Troy Wilson’s company, Wellspring Biosciences, was working on a KRAS inhibitor with Johnson & Johnson when a thought struck him: Are there other ways to modulate the same pathway KRAS does? After spending “nights and weekends” poring over literature, he stumbled across a drug that his Big Pharma partner, despite all its resources, couldn’t take forward.
“I reached out to the head of oncology, Peter Lebowitz, and said: You have tipifarnib. It should work in HRAS-mutant cancers,” Wilson told Fierce Biotech. Lebowitz agreed but added that, even with J&J’s scope and resources, “we can’t do everything.”
Naturally, Wilson asked: “Can I have it?”
After much “pushing and pulling” to get it out of J&J and into Kura Oncology, the company zeroed in on HRAS-mutant solid tumors. J&J’s Janssen unit had tested tipifarnib in thousands of patients in “all sorts of different trials,” seeing tumor shrinkage across various cancers including lymphomas, leukemias and breast cancer, Wilson said. But it never produced a convincing signal. Wilson figures the Big Pharma was onto something, but didn’t have all the pieces of the puzzle.

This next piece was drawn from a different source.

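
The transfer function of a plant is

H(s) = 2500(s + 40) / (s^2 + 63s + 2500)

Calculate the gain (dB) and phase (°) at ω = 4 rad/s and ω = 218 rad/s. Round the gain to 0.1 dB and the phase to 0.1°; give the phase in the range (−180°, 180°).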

“Five years on, we have a much better understanding on what the drug does. J&J didn’t have the perspective, the history or the tools, like next-generation sequencing,” he added. “They had an exquisitely potent and selective compound; they just didn’t know how to develop it appropriately.”
Tipifarnib blocks an enzyme called farnesyl transferase, which plays a key role in multiple cancer processes, like the survival, growth and proliferation of tumor cells. Kura’s most advanced program targets HRAS-mutant head and neck cancers, but the drug could also be useful in patients who don’t have HRAS mutations but are HRAS-dependent, or even in patients who don’t express HRAS at all, Wilson said.
Its latest data, presented at this year’s virtual meeting of the American Society of Clinical Oncology, found that tipifarnib shrank tumors in half of 18 patients whose head and neck cancers had worsened despite undergoing prior treatment. The drug kept cancer at bay for nearly six months and extended patients’ lives for 15 months.
Though cross-trial comparisons are impossible to do, and the study wasn’t powered to show statistical significance, the company pointed to data for three FDA-approved second-line treatments—Merck’s Keytruda, Bristol Myers Squibb’s Opdivo and Eli Lilly’s Erbitux—to show tipifarnib’s potential. Those drugs shrink tumors in 13% to 16% of patients, stave cancer off for two to three months and extend patients’ lives by five to eight months, Kura said.
“It’s not fair to say without running a randomized study. But that’s a signal—in HRAS-mutant patients, it is now clear that inhibiting farnesylation, which is critical for the proper function of HRAS, can really arrest tumor growth and provide meaningful clinical benefit to patients,” Wilson said.
Kura has tested tipifarnib is other HRAS-mutant solid tumors like vulvar, penile, skin and lung cancers, as well as in blood cancers that express the protein CXCL12. Blocking farnesylation in those blood cancers curbs CXCL12 production, leading malignant B cells and T cells to get destroyed.
“Once you understand CXCL12 and look at Janssen’s data in lymphoma and leukemia, it all begins to make sense,” Wilson said. “They didn’t understand what they had—once you understand it, you can design much better studies.”
The company wants to pursue those blood cancers but has put those programs on hold for now so it can concentrate on its head and neck program and an earlier-stage treatment for acute myeloid leukemia.
The latter program targets the menin-MLL interaction, a leukemia-driving mutation long thought to be undruggable. Kura aims to get to a dose for phase 2 studies this year and then test its treatment in patient groups where preclinical data predict it will be most successful.